Por esta razón, el Estatuto establece desde el Preámbulo la obligación de «adoptar medidas en el plano nacional» que, de un lado, impidan la impunidad para los autores de los crímenes y, de otro, contribuyan a la prevención de nuevos crímenes. Solo el cumplimiento cabal de esta obligación constituye garantía de que la complementariedad de la jurisdicción de la Corte en relación con las jurisdicciones nacionales, principio fundamental y entusiastamente alentado por los estados, pueda alegarse ante el tribunal. Y es que el objetivo fundamental de este instrumento, no hay que olvidarlo, es que los autores de los crímenes que son materia de la competencia de la Corte sean efectivamente sometidos a la acción de la justicia (interna o internacional) y no queden amparados por un ejercicio tergiversado de la soberanía estatal.

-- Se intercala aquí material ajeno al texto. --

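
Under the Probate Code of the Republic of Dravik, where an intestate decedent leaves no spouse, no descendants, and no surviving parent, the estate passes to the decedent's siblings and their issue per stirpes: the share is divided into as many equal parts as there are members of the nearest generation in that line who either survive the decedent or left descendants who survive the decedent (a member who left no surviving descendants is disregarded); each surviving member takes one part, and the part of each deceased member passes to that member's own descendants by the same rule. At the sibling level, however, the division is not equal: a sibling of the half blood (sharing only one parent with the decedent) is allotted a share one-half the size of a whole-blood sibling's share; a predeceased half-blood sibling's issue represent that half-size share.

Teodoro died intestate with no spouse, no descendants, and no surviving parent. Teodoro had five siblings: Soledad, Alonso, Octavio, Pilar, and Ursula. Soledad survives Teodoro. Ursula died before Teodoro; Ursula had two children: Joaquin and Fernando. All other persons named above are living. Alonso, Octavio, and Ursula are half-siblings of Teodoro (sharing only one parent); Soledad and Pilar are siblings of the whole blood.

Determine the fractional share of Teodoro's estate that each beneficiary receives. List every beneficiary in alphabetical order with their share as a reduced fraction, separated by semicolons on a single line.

Alonso 1/7; Fernando 1/14; Joaquin 1/14; Octavio 1/7; Pilar 2/7; Soledad 2/7

No spouse, descendants, or parent survives, so the estate passes to Teodoro's siblings per stirpes.
Half-blood siblings count for one-half the weight of whole-blood siblings at the initial division.
Dividing 1 in proportion to weights (total weight 7/2): Soledad (weight 1) → 2/7; Alonso (weight 1/2) → 1/7; Octavio (weight 1/2) → 1/7; Pilar (weight 1) → 2/7; Ursula (weight 1/2) → 1/7.
Soledad is living and takes 2/7.
Alonso is living and takes 1/7.
Octavio is living and takes 1/7.
Pilar is living and takes 2/7.
Ursula predeceased; the 1/7 allotted to Ursula's branch passes to Ursula's issue by representation.
The 1/7 is divided into 2 equal shares of 1/14 among Joaquin, Fernando.
Joaquin is living and takes 1/14.
Fernando is living and takes 1/14.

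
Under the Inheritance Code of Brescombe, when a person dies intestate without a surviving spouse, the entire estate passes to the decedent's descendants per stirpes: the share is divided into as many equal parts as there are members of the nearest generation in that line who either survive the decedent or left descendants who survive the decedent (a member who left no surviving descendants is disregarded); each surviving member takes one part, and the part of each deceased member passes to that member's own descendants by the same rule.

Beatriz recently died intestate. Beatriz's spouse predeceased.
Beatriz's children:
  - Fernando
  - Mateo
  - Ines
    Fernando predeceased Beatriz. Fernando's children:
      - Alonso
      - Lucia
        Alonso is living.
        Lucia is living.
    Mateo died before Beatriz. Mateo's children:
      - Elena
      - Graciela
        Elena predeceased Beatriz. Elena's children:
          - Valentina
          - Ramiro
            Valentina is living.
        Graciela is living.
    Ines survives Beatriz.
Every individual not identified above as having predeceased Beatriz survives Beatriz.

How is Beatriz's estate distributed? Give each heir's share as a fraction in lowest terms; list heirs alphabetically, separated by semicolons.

There is no surviving spouse, so the entire estate passes to Beatriz's descendants per stirpes.
The estate is divided into 3 equal shares of 1/3 among Fernando, Mateo, Ines.
Fernando predeceased; the 1/3 allotted to Fernando's branch passes to Fernando's issue by representation.
The 1/3 is divided into 2 equal shares of 1/6 among Alonso, Lucia.
Alonso is living and takes 1/6.
Lucia is living and takes 1/6.
Mateo predeceased; the 1/3 allotted to Mateo's branch passes to Mateo's issue by representation.
The 1/3 is divided into 2 equal shares of 1/6 among Elena, Graciela.
Elena predeceased; the 1/6 allotted to Elena's branch passes to Elena's issue by representation.
The 1/6 is divided into 2 equal shares of 1/12 among Valentina, Ramiro.
Valentina is living and takes 1/12.
Ramiro is living and takes 1/12.
Graciela is living and takes 1/6.
Ines is living and takes 1/3.

Alonso 1/6; Graciela 1/6; Ines 1/3; Lucia 1/6; Ramiro 1/12; Valentina 1/12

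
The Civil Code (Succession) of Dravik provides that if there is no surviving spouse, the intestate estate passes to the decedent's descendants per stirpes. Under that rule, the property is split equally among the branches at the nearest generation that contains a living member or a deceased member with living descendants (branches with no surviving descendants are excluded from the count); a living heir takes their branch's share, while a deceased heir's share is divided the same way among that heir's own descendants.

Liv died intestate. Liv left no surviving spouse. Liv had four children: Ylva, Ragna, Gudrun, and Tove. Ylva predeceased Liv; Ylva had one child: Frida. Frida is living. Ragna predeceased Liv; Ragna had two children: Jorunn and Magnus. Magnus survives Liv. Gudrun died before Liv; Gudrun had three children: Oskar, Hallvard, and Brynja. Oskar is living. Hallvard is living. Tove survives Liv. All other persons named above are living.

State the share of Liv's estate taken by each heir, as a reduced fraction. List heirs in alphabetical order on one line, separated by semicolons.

Brynja 1/12; Frida 1/4; Hallvard 1/12; Jorunn 1/8; Magnus 1/8; Oskar 1/12; Tove 1/4

There is no surviving spouse, so the entire estate passes to Liv's descendants per stirpes.
The estate is divided into 4 equal shares of 1/4 among Ylva, Ragna, Gudrun, Tove.
Ylva predeceased; the 1/4 allotted to Ylva's branch passes to Ylva's issue by representation.
Frida is the sole taker at this level and receives the full 1/4.
Ragna predeceased; the 1/4 allotted to Ragna's branch passes to Ragna's issue by representation.
The 1/4 is divided into 2 equal shares of 1/8 among Jorunn, Magnus.
Jorunn is living and takes 1/8.
Magnus is living and takes 1/8.
Gudrun predeceased; the 1/4 allotted to Gudrun's branch passes to Gudrun's issue by representation.
The 1/4 is divided into 3 equal shares of 1/12 among Oskar, Hallvard, Brynja.
Oskar is living and takes 1/12.
Hallvard is living and takes 1/12.
Brynja is living and takes 1/12.
Tove is living and takes 1/4.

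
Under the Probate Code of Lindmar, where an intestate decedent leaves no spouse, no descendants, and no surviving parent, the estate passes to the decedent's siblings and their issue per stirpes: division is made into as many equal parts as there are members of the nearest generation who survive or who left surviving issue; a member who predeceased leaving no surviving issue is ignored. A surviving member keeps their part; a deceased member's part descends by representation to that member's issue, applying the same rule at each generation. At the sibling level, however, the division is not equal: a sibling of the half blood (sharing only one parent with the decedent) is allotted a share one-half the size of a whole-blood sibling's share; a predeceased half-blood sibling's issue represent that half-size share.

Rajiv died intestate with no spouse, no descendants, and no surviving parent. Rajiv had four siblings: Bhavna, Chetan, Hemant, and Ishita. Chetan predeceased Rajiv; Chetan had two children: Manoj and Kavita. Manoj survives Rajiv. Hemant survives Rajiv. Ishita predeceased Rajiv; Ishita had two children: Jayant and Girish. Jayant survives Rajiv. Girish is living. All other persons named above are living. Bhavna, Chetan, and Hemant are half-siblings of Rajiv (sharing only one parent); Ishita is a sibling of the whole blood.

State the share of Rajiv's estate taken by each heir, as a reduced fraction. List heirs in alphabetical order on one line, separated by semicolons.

Bhavna 1/5; Girish 1/5; Hemant 1/5; Jayant 1/5; Kavita 1/10; Manoj 1/10

No spouse, descendants, or parent survives, so the estate passes to Rajiv's siblings per stirpes.
Half-blood siblings count for one-half the weight of whole-blood siblings at the initial division.
Dividing 1 in proportion to weights (total weight 5/2): Bhavna (weight 1/2) → 1/5; Chetan (weight 1/2) → 1/5; Hemant (weight 1/2) → 1/5; Ishita (weight 1) → 2/5.
Bhavna is living and takes 1/5.
Chetan predeceased; the 1/5 allotted to Chetan's branch passes to Chetan's issue by representation.
The 1/5 is divided into 2 equal shares of 1/10 among Manoj, Kavita.
Manoj is living and takes 1/10.
Kavita is living and takes 1/10.
Hemant is living and takes 1/5.
Ishita predeceased; the 2/5 allotted to Ishita's branch passes to Ishita's issue by representation.
The 2/5 is divided into 2 equal shares of 1/5 among Jayant, Girish.
Jayant is living and takes 1/5.
Girish is living and takes 1/5.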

Debido a esta imperiosa necesidad de adecuación, asumimos la coordinación de una primera investigación en el tema que apunta tanto a un conocimiento cierto del contexto de creación de la Corte y las competencias y principios que regirán el trabajo de esta instancia internacional, cuanto al estudio de algunos aspectos centrales del ordenamiento jurídico peruano en relación con el Estatuto de Roma con el fin de identificar falencias y coincidencias entre ambos. Para ello se contó con el concurso de connotados profesores universitarios como Luis Bramont-Arias, Carlos Caro, María del Carmen García Cantizano, María del Carmen Márquez Carrasco (de la Universidad de Sevilla), Fabián Novak, Fernando Pardo, César San Martín y Felipe Villavicencio. Los frutos de esta investigación pretenden constituir la base de futuras reflexiones que propendan a que el Estado peruano no sólo se limite a la ratificación del Estatuto, sino que implemente a cabalidad el conjunto de obligaciones que se derivan de su calidad de Estado Miembro de la Corte Penal Internacional.